- November 21, 2007
- Posted by: EARSC
- Category: Archive
Launched aboard NASA’s Earth Observing-1 (EO-1) satellite on Nov. 21, 2000, Hyperion has outlived its design life by 700 percent and continues to send scientists clear, detailed images of the Earth’s surface.
Hyperion has produced more than 35,000 images in the last seven years that have been used by science teams, commercial users and military users around the country. Hyperion has proven the value of space-based hyperspectral data for use in global land-cover studies, ecosystem monitoring, mineral and petroleum prospecting and agricultural crop discrimination and assessment, among other important applications.
“Hyperion demonstrates the technological excellence and outstanding reliability that’s a hallmark of our systems, spacecraft and sensors,” said David L. Ryan, vice president and general manager of Civil Systems Division for Northrop Grumman’s Space Technology sector. “Built as a rapid response program with a short turnaround from design to delivery, Hyperion has proven to be an extremely robust sensor.”
The data collected by Hyperion and the science team results will also be invaluable in future measurements and monitoring of the global carbon content, a critical element of global warming concerns.

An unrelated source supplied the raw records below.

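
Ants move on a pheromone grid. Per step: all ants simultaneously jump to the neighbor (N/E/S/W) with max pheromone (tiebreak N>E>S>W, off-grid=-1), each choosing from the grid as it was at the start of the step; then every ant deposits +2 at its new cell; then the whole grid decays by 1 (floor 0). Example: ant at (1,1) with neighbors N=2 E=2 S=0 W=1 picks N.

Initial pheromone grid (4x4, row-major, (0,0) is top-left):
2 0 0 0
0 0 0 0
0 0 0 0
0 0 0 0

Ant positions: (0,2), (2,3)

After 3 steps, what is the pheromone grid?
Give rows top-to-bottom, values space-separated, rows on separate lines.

After step 1: ants at (0,3),(1,3)
  1 0 0 1
  0 0 0 1
  0 0 0 0
  0 0 0 0
After step 2: ants at (1,3),(0,3)
  0 0 0 2
  0 0 0 2
  0 0 0 0
  0 0 0 0
After step 3: ants at (0,3),(1,3)
  0 0 0 3
  0 0 0 3
  0 0 0 0
  0 0 0 0

0 0 0 3
0 0 0 3
0 0 0 0
0 0 0 0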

“Hyperion has shown that hyperspectral data can be used effectively to monitor vegetation biomass, atmospheric carbon content, and carbon uptake of the oceans,” said Mark Folkman, director of Civil Sensor Systems for Northrop Grumman Space Technology. “We are currently developing an affordable follow-on to take improved hyperspectral images with partners NASA Ames Research Center and several universities through NASA’s Innovative Partners Program.”